Les seniors dépendants restent une priorité
Pour les personnes âgées en perte d’autonomie, les annonces actuelles sont plutôt rassurantes. Les dépenses liées à l’aide à domicile pour les seniors bénéficiant de l’allocation personnalisée d’autonomie devraient continuer à ouvrir droit au crédit d’impôt.
Les prestations concernées sont celles qui permettent de vivre dignement chez soi, comme l’aide à la toilette, la préparation des repas, l’entretien du logement ou l’assistance pour les déplacements.
Les soins médicaux restent exclus du dispositif, mais l’accompagnement dans les gestes du quotidien demeure au cœur de l’aide fiscale. À ce stade, rien n’indique une remise en cause de ce soutien pour les seniors dépendants.
Comment fonctionne le crédit d’impôt aujourd’hui
Jusqu’à la fin de l’année 2025, les règles actuelles restent applicables. Le crédit d’impôt correspond à la moitié des dépenses réellement payées par le senior ou sa famille, après déduction des aides perçues, comme l’APA.
Un plafond annuel limite les montants pris en compte, avec des ajustements possibles selon la situation personnelle, notamment en cas de handicap ou d’invalidité.
Ce fonctionnement permet aujourd’hui de réduire significativement le reste à charge pour de nombreux retraités, rendant l’aide à domicile plus accessible.
Les évolutions envisagées à partir de 2026
À compter de 2026, certaines modifications pourraient entrer en vigueur. Les pouvoirs publics envisagent notamment de mieux distinguer les services indispensables à l’autonomie de ceux relevant davantage du confort.
Pour les seniors en situation de dépendance, le maintien d’un taux avantageux reste une hypothèse privilégiée, même si les plafonds ou les modalités de calcul pourraient être ajustés.
Les décisions définitives n’étant pas encore prises, il est recommandé de rester attentif aux annonces officielles, en particulier à l’automne 2025.
Des démarches simples, mais à suivre avec attention
Le crédit d’impôt continuera de nécessiter une déclaration annuelle des dépenses engagées. Les seniors ou leurs proches devront veiller à bien déclarer les sommes réellement payées, en tenant compte des aides reçues.
Le dispositif d’avance immédiate, lorsqu’il est proposé par le prestataire, permet déjà de réduire la facture dès le paiement, sans attendre l’année suivante.
Une bonne organisation administrative reste essentielle pour bénéficier pleinement de l’aide.
Un enjeu important pour le budget des retraités
Pour beaucoup de seniors, le crédit d’impôt représente une condition essentielle au maintien à domicile.

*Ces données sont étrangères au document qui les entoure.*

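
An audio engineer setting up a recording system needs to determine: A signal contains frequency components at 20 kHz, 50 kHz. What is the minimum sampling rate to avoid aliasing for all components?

The highest frequency component is f_max = 50 kHz.
Nyquist rate = 2 * f_max = 2 * 50 kHz = 100 kHz.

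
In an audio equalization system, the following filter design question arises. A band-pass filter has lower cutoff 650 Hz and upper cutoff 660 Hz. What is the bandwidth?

Bandwidth = f_high - f_low
= 660 Hz - 650 Hz = 10 Hz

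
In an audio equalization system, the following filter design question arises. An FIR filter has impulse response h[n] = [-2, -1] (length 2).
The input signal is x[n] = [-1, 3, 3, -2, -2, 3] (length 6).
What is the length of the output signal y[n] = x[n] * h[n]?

For linear convolution, the output length is:
len(y) = len(x) + len(h) - 1 = 6 + 2 - 1 = 7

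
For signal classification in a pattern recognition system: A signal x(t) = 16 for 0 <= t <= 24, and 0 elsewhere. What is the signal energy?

Energy = integral of |x(t)|^2 dt over the signal duration
= 16^2 * 24 = 256 * 24 = 6144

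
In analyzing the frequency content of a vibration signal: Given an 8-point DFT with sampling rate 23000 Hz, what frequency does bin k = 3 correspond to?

The frequency of DFT bin k is: f_k = k * f_s / N
f_3 = 3 * 23000 / 8 = 8625 Hz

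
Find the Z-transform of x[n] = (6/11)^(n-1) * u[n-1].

Time-shifting property: if X(z) = Z{x[n]}, then Z{x[n-d]} = z^(-d) * X(z)
X(z) = z/(z - 6/11) for x[n] = (6/11)^n * u[n]
Z{x[n-1]} = z^(-1) * z/(z - 6/11) = 1/(z - 6/11)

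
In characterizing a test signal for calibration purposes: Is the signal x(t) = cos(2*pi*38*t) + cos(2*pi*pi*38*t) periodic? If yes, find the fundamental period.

f1 = 38 Hz, f2 = 38*pi Hz
Ratio f2/f1 = pi, which is irrational.
Since the frequency ratio is irrational, no common period exists.
The signal is not periodic.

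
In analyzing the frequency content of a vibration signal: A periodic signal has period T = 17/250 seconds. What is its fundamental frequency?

The fundamental frequency is the reciprocal of the period.
f = 1/T = 1/(17/250) = 250/17 Hz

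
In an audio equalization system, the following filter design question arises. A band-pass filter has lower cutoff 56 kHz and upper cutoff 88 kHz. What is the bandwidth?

Bandwidth = f_high - f_low
= 88 kHz - 56 kHz = 32 kHz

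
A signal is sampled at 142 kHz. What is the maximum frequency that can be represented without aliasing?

The maximum frequency that can be represented without aliasing
is the Nyquist frequency: f_max = f_s / 2 = 142 kHz / 2 = 71 kHz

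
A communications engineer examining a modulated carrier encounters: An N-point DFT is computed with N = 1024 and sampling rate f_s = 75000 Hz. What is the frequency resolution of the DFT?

DFT frequency resolution = f_s / N
= 75000 / 1024 = 9375/128 Hz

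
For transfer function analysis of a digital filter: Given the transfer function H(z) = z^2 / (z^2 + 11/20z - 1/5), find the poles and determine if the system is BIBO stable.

Poles are roots of the denominator: z^2 + 11/20z - 1/5 = 0.
Quadratic formula: z = [-(11/20) +/- sqrt((11/20)^2 - 4*(-1/5))] / 2
Discriminant = 121/400 + 4/5 = 441/400; sqrt = 21/20.
z = (-11/20 +/- 21/20) / 2 => z = 1/4 or z = -4/5.
|p1| = 4/5, |p2| = 1/4.
For BIBO stability, all poles must lie inside the unit circle (|p| < 1).
System is STABLE since both |p| < 1.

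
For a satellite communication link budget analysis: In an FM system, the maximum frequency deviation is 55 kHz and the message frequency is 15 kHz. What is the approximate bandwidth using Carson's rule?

Carson's rule: BW = 2*(delta_f + f_m)
= 2*(55 + 15) kHz = 140 kHz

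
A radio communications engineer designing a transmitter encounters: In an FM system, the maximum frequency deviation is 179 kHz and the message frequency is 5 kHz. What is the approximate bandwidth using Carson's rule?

Carson's rule: BW = 2*(delta_f + f_m)
= 2*(179 + 5) kHz = 368 kHz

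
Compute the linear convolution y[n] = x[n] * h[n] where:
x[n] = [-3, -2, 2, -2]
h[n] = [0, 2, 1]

y[n] = sum_k x[k]*h[n-k]. Output length = len(x) + len(h) - 1 = 4 + 3 - 1 = 6.
y[0] = -3*0 = 0
y[1] = -2*0 + -3*2 = -6
y[2] = 2*0 + -2*2 + -3*1 = -7
y[3] = -2*0 + 2*2 + -2*1 = 2
y[4] = -2*2 + 2*1 = -2
y[5] = -2*1 = -2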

Une diminution trop importante de cet avantage fiscal pourrait entraîner une hausse du reste à charge, avec des conséquences directes sur la qualité de vie et l’autonomie.
C’est pourquoi les associations de retraités et les professionnels du secteur suivent de près l’évolution de la réforme.
L’enjeu est clair : permettre aux personnes âgées de continuer à vivre chez elles dans de bonnes conditions, tout en adaptant les dispositifs publics à la réalité économique.
Ce qu’il faut retenir pour les mois à venir
En attendant l’entrée en vigueur de la réforme, prévue au 1er janvier 2026, le crédit d’impôt pour l’aide à domicile reste en place.
Les seniors dépendants et leurs proches devraient continuer à en bénéficier, même si certains ajustements sont à prévoir. S’informer régulièrement et anticiper les évolutions permettra de préserver au mieux l’équilibre financier et l’autonomie à domicile.